Penindasan dan Pembebasan
Oleh: Arizul Suwar*
F. Danuwinata, dalam prawacana pada buku Pendidikan Kaum Tertindas karya Paulo Freire yang diterbitkan oleh Pustaka LP3ES menulis;
Kaum tertindaslah yang mampu memahami makna penindasan yang mengerikan, karena merekalah yang menanggung dan mengalami beban penindasan. Merekalah yang bisa lebih memahami keharusan pembebasan. Perjuangan pembebasan itu akan merupakan suatu tindakan cinta kasih melawan kebencian dan kemurahan hati palsu yang mewarnai kehidupan kaum penindas. Usaha pembebasan oleh kaum tertindas tidak tanpa bahaya. Pada tahap-tahap awal, kaum tertindas melihat pembebasan sebagai pergantian peran orang yang tertindas menjadi orang yang menindas. Itu disebabkan kaum tertindas menginternalisasi dalam dirinya gambaran kaum penindas. Persepsi mereka terbatas pada dua gambaran peran saja, yaitu menindas atau tertindas. Oleh karena itu, dalam tahap ini kaum tertindas tidak melihat adanya kemungkinan munculnya manusia baru yang tidak merupakan penindas atau tertindas.
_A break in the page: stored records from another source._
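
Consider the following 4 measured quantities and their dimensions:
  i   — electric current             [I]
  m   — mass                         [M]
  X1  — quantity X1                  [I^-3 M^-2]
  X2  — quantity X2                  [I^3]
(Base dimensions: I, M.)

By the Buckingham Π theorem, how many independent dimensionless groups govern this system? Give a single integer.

Dimensional matrix (I×M by i×m×X1×X2):
  I: [ 1  0 -3  3]
  M: [ 0  1 -2  0]
Echelon form has 2 nonzero rows (pivots: i,m)
4 vars − rank 2 = 2 Π groups

2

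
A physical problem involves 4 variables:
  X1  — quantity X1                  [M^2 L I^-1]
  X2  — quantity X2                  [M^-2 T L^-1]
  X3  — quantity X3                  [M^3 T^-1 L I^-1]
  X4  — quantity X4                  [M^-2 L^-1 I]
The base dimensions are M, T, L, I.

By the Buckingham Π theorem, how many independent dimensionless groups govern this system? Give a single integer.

1

Dimensional matrix (M×T×L×I by X1×X2×X3×X4):
  M: [ 2 -2  3 -2]
  T: [ 0  1 -1  0]
  L: [ 1 -1  1 -1]
  I: [-1  0 -1  1]
RREF → pivots at {X1,X2,X3} ⇒ r = 3
n=4, r=3 ⇒ 1 dimensionless group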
Mereka belum melihat pembebasan itu bukanlah pembalikan peran.¹
Paragraf di atas bertujuan untuk memberikan gambaran umum terhadap isi dari buku Paulo Freire tersebut. Ada beberapa paragraf, namun saya tertarik dengan paragraf di atas karena adanya ketajaman analisis dari Freire, dan juga ketika saya membaca paragraf itu, sebuah ide muncul di pikiran, karena itu saya mencoba untuk menuliskannya di sini, ide yang muncul setelah membaca paragraf tersebut.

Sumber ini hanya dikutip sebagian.